Looking back on the events of 2007-9, it’s easy to lose track of the various assistance programs instituted by our financial regulators.
For instance, there were at least 14 different Federal Reserve programs created. A lot of criticisms can be leveled against those programs, but at least they had some basis in law. The Federal Deposit Insurance Corporation, by constrast, created a couple of programs out of thin air, without any statutory authority.
One of those was the Transaction Account Guarantee (TAG) program. Under TAG, the usual cap on per-account deposit insurance (currently $250,000) is lifted if the account pays no interest.

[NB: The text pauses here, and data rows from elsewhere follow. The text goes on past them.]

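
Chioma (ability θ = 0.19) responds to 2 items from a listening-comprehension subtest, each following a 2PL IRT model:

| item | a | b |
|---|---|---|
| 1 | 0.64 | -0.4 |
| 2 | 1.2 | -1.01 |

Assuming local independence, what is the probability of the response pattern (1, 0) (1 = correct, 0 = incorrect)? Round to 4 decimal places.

P(θ) = 1 / (1 + exp(−a(θ − b)))
P_1 = 1/(1+e^{-0.3776}) = 0.5933
P_2 = 1/(1+e^{-1.4400}) = 0.8085
L = P_1 × (1−P_2) = 0.5933 × 0.1915 = 0.11364

0.1136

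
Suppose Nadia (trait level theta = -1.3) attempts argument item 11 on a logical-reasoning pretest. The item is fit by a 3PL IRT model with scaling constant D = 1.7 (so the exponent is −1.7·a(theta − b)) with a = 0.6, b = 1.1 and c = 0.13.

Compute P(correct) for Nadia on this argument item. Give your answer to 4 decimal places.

0.1992

P(theta) = c + (1 − c) · 1 / (1 + exp(−D·a(theta − b)))
Exponent: 1.7 × 0.6 × (-1.3 − 1.1) = -2.4480
1/(1 + e^{2.4480}) = 0.0796
P = 0.13 + 0.87 × 0.0796 = 0.1992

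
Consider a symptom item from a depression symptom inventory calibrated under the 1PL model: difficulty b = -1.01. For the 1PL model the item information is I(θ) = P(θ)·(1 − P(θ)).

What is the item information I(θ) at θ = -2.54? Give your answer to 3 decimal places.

P = 1/(1+e^{1.5300}) = 0.1780
P(1−P) = 0.1780 × 0.8220 = 0.1463
I = P(1−P) = 0.14631

0.146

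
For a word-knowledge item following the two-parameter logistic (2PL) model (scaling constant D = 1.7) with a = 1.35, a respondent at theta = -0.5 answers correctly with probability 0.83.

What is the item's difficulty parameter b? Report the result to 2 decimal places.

-1.19

P(theta) = 1 / (1 + exp(−D·a(theta − b)))
logit(0.83) = ln(0.83/0.17) = 1.5856
b = theta − logit/(1.7·a) = -0.5 − 1.5856/2.2950 = -1.1909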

In today’s interest rate environment, it’s not hard for banks to offer zero-interest deposit accounts.
By the end of the first quarter of 2012, the TAG program backed over $1.5 trillion in deposits, accounting for much of the increase in insured U.S. deposits, from just under $5 trillion in Q1 2009 to over $7 trillion Q1 2012. Most of the program is concentrated in the largest banks. The 19 largest banks, each with assets in excess of $100 billion, hold two-thirds of TAG deposits, more than the remaining 7,288 U.S. banks combined. Perhaps even more shocking is that the average TAG account is for over $2 million.
Maybe it’s just the circles I travel in, but I don’t know anyone with over $2 million in bank deposits. This is a massive handout to the banks, businesses, and wealthy individuals. Given that there are actual systems of private deposit insurance in the United States (for one example, see here), TAG is not only a government giveaway, but an unnecessary one at that.
Instead of letting the program expire (or better yet, punishing the FDIC for its illegal behavior), Section 343 of the Dodd-Frank Act extends TAG until January 1, 2013. But as the Federal Reserve Bank of St. Louis points out out, “The TAG program has lost money because current premiums have not covered the losses the FDIC has incurred when a bank fails and the agency has to pay out deposits in excess of the $250,000 coverage limit.”
Despite the losses, the banking industry is lobbying for the extension of TAG. If we are ever to restore market discipline to the banking industry and end the bailouts, Congress would be wise to let TAG expire.